The fallacy Mr. Wheatcroft makes shows up a bit later: "The answer to that was obvious and could have been known to all, but too many people chose to unknow it."  Nothing is obvious.  Or rather, the obvious emerges in retrospection, once the full extent of circumstances, history and action can be grasped.  To believe otherwise is to embrace an idea of objective rationality, beloved by Plato, that one can emancipate themselves from ignorance by stepping out into the clear light of the Good.  It is to ignore the very real ways our minds are shaped by the contingent, the biased sifting of reality around us according to what we already know, already want and already have grasped.  It plays down human blindness, self-deception, motivated reasoning and the multiple forms of cognitive blindness that human thinking contains.  It makes a political comment - that some truths are desired in advance and history is somewhat inevitable based on what we know at any particular time.  It surrenders the concept of natality (from Arendt), of the radical emergence of possibility, unknowable in advance, that comes with free human action.

Truth is a narrative, an ongoing story that we understand in dynamic tension to the other stories we constantly live out.  To believe that something is obvious in the moment is how we experience life, yet requires almost exactly the kind of inventive ignoring that later perspectives will show as inherently partially and, well, unknowable; consciousness is conscious of something and, at least on the level of self-awareness, that something is circumscribed by our past experience and the limited nature of working and long-term memory.  We literally can not know everything; obviousness begets omniscience.  We are not our gods.

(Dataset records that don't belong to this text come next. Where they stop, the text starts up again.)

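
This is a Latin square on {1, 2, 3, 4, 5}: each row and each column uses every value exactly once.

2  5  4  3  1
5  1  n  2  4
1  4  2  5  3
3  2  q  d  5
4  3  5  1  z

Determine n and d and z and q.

n = 3, d = 4, z = 2, q = 1

At (row 5, col 5): row 5 already has {1, 3, 4, 5}, so the value is 2.
At (row 2, col 3): row 2 already has {1, 2, 4, 5}, so the value is 3.
For row 4, column 3: column 3 already has {2, 3, 4, 5}; that leaves 1.
At (row 4, col 4): row 4 already has {1, 2, 3, 5}, so the value is 4.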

It would be different if Mr. Wheatcroft were simply saying, "I and others told you so." That is a fair description of what usually happens in debates, especially potent political dialogue and action.  And the current system of civil engagement and participation certainly does not harbor much respect for that kind of deeply intellectual, scientific, reasoned and disciplined kind of thinking.  Put another way, why a point of view carries the day matters not so much about what is real than it does about what narrative attracts the most support, support garnered through processes less adherent to truth and the obvious than to self-interested and contingent factors.  We are not fools, nor immoral for believing one thing over the other.  We do risk all kinds of fallacies and damage by not examining what we believe, why we believe it and ultimately what the consequences are of acting on that belief.